Chair of the Health and Safety Executive
- In office 2016–2020
- Preceded by: Dame Judith Hackitt DBE
- Succeeded by: Sarah Newton

= Martin Temple =

British businessman

Martin John Temple CBE is the chairman of the Design Council and a non-executive director of the Sheffield Hospital Trust. Temple was a non-executive director and chairman of The 600 Group until October 2011. He was the Director-General of EEF from 1999 to February 2008, when he became Chairman. From 2016 - 2020, he was Chair of the Health and Safety Executive.

Temple was previously Vice President of Avesta-Sheffield AB, a major producer of stainless steel. He has served on the boards of a wide range of companies around the world.

Prior to this, he was Director of Sales and Marketing for British Steel Stainless and a director in the refractories industry. He has extensive experience covering senior roles in production, marketing, operations and strategy in an international context.

Martin Temple has also worked closely with many United Kingdom Government departments, and in European business forums.

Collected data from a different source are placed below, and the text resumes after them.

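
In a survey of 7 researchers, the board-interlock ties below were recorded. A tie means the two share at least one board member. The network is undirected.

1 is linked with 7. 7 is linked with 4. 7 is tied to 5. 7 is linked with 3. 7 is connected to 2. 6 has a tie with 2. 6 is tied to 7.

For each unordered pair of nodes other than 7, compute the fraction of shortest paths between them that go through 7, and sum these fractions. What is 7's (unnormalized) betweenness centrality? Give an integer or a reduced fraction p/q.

14

Pairs whose geodesics pass through 7 — 4–6: 1; 4–5: 1; 4–2: 1; 4–1: 1; 4–3: 1; 6–5: 1; 6–1: 1; 6–3: 1; 5–2: 1; 5–1: 1; 5–3: 1; 2–1: 1; 2–3: 1; 1–3: 1.
All other pairs contribute 0.
Summing the contributions gives betweenness(7) = 14.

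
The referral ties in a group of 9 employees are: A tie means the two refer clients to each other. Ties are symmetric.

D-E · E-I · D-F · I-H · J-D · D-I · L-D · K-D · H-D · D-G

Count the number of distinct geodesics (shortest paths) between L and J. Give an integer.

The shortest distance is 2, and the only length-2 path is L–D–J. So there is exactly 1 shortest path.

1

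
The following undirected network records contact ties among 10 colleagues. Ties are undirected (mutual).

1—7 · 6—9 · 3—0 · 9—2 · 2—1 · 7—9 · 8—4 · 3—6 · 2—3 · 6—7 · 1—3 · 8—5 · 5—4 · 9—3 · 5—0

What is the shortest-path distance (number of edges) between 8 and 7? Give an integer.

5

One shortest route is 8 – 5 – 0 – 3 – 9 – 7, which uses 5 edges, and at distance 4 from 8 we only reach {1, 2, 6, 9}, which does not include 7. So d(8,7) = 5.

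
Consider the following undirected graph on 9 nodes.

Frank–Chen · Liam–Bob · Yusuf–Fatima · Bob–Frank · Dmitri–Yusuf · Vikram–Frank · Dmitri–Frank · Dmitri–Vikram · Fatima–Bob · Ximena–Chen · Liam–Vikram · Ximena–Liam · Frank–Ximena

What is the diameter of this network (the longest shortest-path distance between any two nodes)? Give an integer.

Eccentricity of each node (its greatest distance to any other): Bob:2, Chen:3, Dmitri:2, Fatima:3, Frank:2, Liam:3, Vikram:3, Ximena:3, Yusuf:3.
The maximum eccentricity is 3, realized for instance by the pair Yusuf–Chen via Yusuf – Dmitri – Frank – Chen. So the diameter is 3.

3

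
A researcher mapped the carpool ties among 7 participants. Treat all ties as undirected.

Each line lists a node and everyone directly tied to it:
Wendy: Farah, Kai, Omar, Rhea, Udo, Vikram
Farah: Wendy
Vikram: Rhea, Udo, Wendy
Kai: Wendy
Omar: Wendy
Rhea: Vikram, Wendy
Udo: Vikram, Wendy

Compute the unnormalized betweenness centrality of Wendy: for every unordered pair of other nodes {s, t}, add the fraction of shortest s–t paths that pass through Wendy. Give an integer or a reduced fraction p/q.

25/2

Pairs whose geodesics pass through Wendy — Omar–Kai: 1; Omar–Udo: 1; Omar–Vikram: 1; Omar–Rhea: 1; Omar–Farah: 1; Kai–Udo: 1; Kai–Vikram: 1; Kai–Rhea: 1; Kai–Farah: 1; Udo–Rhea: 1/2; Udo–Farah: 1; Vikram–Farah: 1; Rhea–Farah: 1.
All other pairs contribute 0.
Summing the contributions gives betweenness(Wendy) = 25/2.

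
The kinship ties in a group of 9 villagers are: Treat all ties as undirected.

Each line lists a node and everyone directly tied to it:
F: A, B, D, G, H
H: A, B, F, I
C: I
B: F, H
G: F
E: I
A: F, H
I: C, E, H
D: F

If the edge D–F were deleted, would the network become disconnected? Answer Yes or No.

Yes

Without the D–F edge there is no alternate route between D and F, so the network disconnects. It is a bridge.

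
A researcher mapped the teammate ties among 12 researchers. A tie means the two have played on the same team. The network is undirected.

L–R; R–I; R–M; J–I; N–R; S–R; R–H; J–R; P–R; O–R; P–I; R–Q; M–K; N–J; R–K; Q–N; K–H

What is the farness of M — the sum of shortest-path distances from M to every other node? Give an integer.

Distances from M: H:2, I:2, J:2, K:1, L:2, N:2, O:2, P:2, Q:2, R:1, S:2.
Sum = 2 + 2 + 2 + 1 + 2 + 2 + 2 + 2 + 2 + 1 + 2 = 20.

20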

In addition he has served on the boards of various employer & trade bodies, and currently sits on the boards of a range of organisations. He is also the Chairman of the Council of European Employers of the Metal, Engineering and Technology-based industries (CEEMET).

Temple became Chairman of BERR’s Business Simplification Support Programme TMB in April 2008.

Temple is married with two children.